0

Using the following code, is it correct? I have 2GB Geforce 750M and using the PGI Fortran compiler. The program works fine for 4000x4000 arrays, anything higher it complains even though it should not, You can see i have allocated a 9000x9000 array but if i use a n value > 4000 it complains and throws a runtime error.

program matrix_multiply
!use openacc
   implicit none
   integer :: i,j,k,n
   real, dimension(9000,9000) :: a, b, c
   real x_scalar
   real x_vector(2)
   n=5000
   call random_number (b)
   call random_number (a)
   !$acc kernels 
   do k = 1,n
      do i = 1,n
         do j = 1,n
            c(i,k) = c(i,k) + a(i,j) * b(j,k)
         enddo
      enddo
   enddo
!$acc end kernels
end program matrix_multiply        
Kyle Kanos
  • 3,257
  • 2
  • 23
  • 37
Jovi DSilva
  • 216
  • 3
  • 14
  • 4
    Could you be more specific then "complains"? What is the error message? – M. S. B. Dec 13 '13 at 05:17
  • 1
    I guess a stack size problem, as the arrays still need to be on the host memory.
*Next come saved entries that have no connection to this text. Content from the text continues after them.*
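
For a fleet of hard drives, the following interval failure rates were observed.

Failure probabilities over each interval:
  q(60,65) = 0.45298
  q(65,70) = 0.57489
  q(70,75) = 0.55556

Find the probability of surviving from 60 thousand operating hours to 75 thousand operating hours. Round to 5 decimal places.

Survival from 60 to 75 is the product of surviving each interval: (1 − 0.45298) × (1 − 0.57489) × (1 − 0.55556).
= 0.54702 × 0.42511 × 0.44444 = 0.103352.

0.10335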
Also, maybe beside the point, doing matrix multiplication can be done with CuBLAS as well. – steabert Dec 13 '13 at 08:00
  • I was able to compile and run the above code successfully on a Tesla M2050 (3GB), PGI 13.10 compiler, CUDA 5.0, RHEL 5.5. Even if I increase `n` to 9000, it runs correctly (takes about 60 sec.) Sorry I don't have a GeForce 750M to try it out. – Robert Crovella Dec 16 '13 at 02:35
  • the error i get is a custreamsynchronize() 702 timeout – Jovi DSilva Dec 16 '13 at 10:06
  • @RobertCrovella I guess the problem occurs because i have a display attached. I believe in case of the Tesla's there is no provision to connect a display – Jovi DSilva Dec 16 '13 at 10:08
  • @steabert I am working on optimizing a legacy fortran program by running it on the GPU. matrix multiply is part of it, but i face this problem which i pointed above when i stretch the limits. – Jovi DSilva Dec 16 '13 at 10:27
  • are you on windows or linux? – Robert Crovella Dec 16 '13 at 13:06
  • I am using Mac OS 10.9 – Jovi DSilva Dec 17 '13 at 05:42
  • 1
    I'm not that familiar with the Mac. My guess is that there is [some sort of display timeout on the mac](https://discussions.apple.com/thread/2620890) (also [here](http://stackoverflow.com/questions/11027151/disable-nvidia-watchdog-with-opencl-on-mac-os-x-10-7-4)) As you increase to a larger size, the matrix multiply kernel takes longer. At some point the display driver timeout in the Mac OS resets the GPU. If that is the case, you could work around it by switching to a system/GPU where the GPU is not hosting a display. Both Linux and Windows (TDR) also have such timeout mechanisms. – Robert Crovella Dec 19 '13 at 01:21
  • @RobertCrovella OK, So there is no way of setting this timeout? Because what you are saying is correct this timeout is very small and i believe it varies across OS and GPU. – Jovi DSilva Dec 19 '13 at 03:51
  • I'm familiar with some options on Windows and Linux, but I'm not familiar with any way to change it on Mac OS. I suspect the timeout is on the order of a few seconds. You may need to limit your kernel execution to less than that, or else find another environment if you must run long running kernels. – Robert Crovella Dec 19 '13 at 04:23

1 Answers1

0

Thanks to Robert Crovella

My guess is that there is some sort of display timeout on the mac (also here) As you increase to a larger size, the matrix multiply kernel takes longer. At some point the display driver timeout in the Mac OS resets the GPU. If that is the case, you could work around it by switching to a system/GPU where the GPU is not hosting a display. Both Linux and Windows (TDR) also have such timeout mechanisms.

You have to boot into >console mode in Mac OS and also disable automatic graphic switching as the console mode turns off Aqua (GUI in Mac) and thus is supposed to remove the limitation.

Jovi DSilva
  • 216
  • 3
  • 14